Miguel Bandeira Jerónimo, também docente na Faculdade de Letras da Universidade de Coimbra, explica como foram reunidas todas estas contribuições, salientando dois objectivos principais: “Apresentar vozes e argumentos plurais e, também, oferecer textos rigorosos e problematizadores dos múltiplos ecos coloniais em Portugal, abordando as formas diversas através das quais estes podem ser identificados, escutados e compreendidos. Estando ligado a um projecto de investigação europeu, o livro beneficiou do trabalho feito pelos seus investigadores. Mas procurou incluir outros olhares, vindos de várias esferas de reflexão e intervenção pública”, descreve.

A Praça do Império, o Bairro das Colónias, a Rosa-dos Ventos, o Monumento a Luís Vaz de Camões, o óleo Os pretos de Serpa Pinto [que faz parte do acervo do Museu do Chiado] ou o Monumento a Sá da Bandeira são algumas das peças centrais deste exercício “provisório”, que também destaca o futuro Memorial de Homenagem às Pessoas Escravizadas, a caminho do Campo das Cebolas, ou o mural de Marielle Franco, assinado por Vhils numa parede do Panorâmico de Monsanto. Mas “provisório” porquê? “No sentido em que os casos apresentados requerem mais investigação, não estando esgotados. Mas provisório também no sentido de o livro ser um inventário muito reduzido de casos, temas e problemas a partir dos quais as histórias, os patrimónios e as memórias associados ao passado colonial podem, e devem, ser interrogados. Este trabalho não deve parar.”

Todos os textos são acompanhados por imagens a preto e branco do fotógrafo Pedro Medeiros, com excepção do capítulo “Monumento ao Trabalhador Africano”, da autoria de Miguel Bandeira Jerónimo e José Pedro Monteiro, também historiador. Por uma razão muito simples (ou, se calhar, um bocadinho complicada): é um monumento que não existe. “Esse reconhecimento pode ser feito a partir da história, mas também nas formas a partir das quais esta é evocada no espaço público”, defendem os autores, na página 125.

No texto que dá o arranque destes ecos, os três coordenadores lamentam alguns “pecados” cometidos por outras reflexões teóricas dentro deste tema, como o “uso superficial e selectivo”. Mas como é que este projecto contraria esses pecados?

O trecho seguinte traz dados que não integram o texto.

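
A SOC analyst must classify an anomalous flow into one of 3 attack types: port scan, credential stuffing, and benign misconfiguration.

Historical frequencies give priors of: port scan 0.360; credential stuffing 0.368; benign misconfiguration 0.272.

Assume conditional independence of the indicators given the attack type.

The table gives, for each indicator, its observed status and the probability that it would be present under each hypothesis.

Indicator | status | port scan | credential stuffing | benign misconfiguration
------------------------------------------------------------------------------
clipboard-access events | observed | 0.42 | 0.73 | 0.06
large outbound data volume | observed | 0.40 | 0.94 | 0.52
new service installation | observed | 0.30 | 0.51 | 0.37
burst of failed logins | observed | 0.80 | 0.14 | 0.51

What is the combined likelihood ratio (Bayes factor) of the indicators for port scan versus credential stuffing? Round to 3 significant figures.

The Bayes factor is the ratio of the joint likelihoods of the indicator pattern under the two hypotheses.
  port scan: 0.42 × 0.40 × 0.30 × 0.80 = 0.04032
  credential stuffing: 0.73 × 0.94 × 0.51 × 0.14 = 0.048995
Bayes factor = 0.04032 / 0.048995 ≈ 0.823

0.823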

Miguel Bandeira Jerónimo esclarece: “Estes assuntos estão na ordem do dia, aqui como lá fora, onde têm sido estudados e debatidos com muito maior profundidade e rigor e há mais tempo. O debate aceso pode, e deve, resultar de muito trabalho e reflexão, explorando as várias dimensões dos problemas, evitando a sedução da frase feita, pronta a consumir com rapidez, apaziguando e mobilizando os já convertidos. Em Portugal, adoptámos depressa os argumentos em contenda noutros contextos, mas não a responsabilidade de proceder, aqui, às investigações aprofundadas que os sustentam. Um dos resultados é o uso superficial e selectivo da história colonial e das suas múltiplas consequências no presente. Carecemos de muito mais investigação, para perceber cada vez melhor o modo diverso, e consequente, como a questão colonial condicionou e continua a condicionar a sociedade portuguesa.”

Para o historiador, há ainda escassez e falta de profundidade na investigação, o que pode ser explicado pela dimensão da academia ou mesmo do jornalismo de investigação em Portugal. A “persistência, popularização e naturalização de vários mitos de excepcionalidade associados à história imperial e colonial de Portugal” podem ser outros dos entraves ao aprofundamento do tema no nosso país. “Muitas destas investigações são demoradas, difíceis e nem sempre conclusivas. Por estas e outras razões, não são de muita utilidade para os que procuram, acima de tudo, visibilidade pública com o assunto.”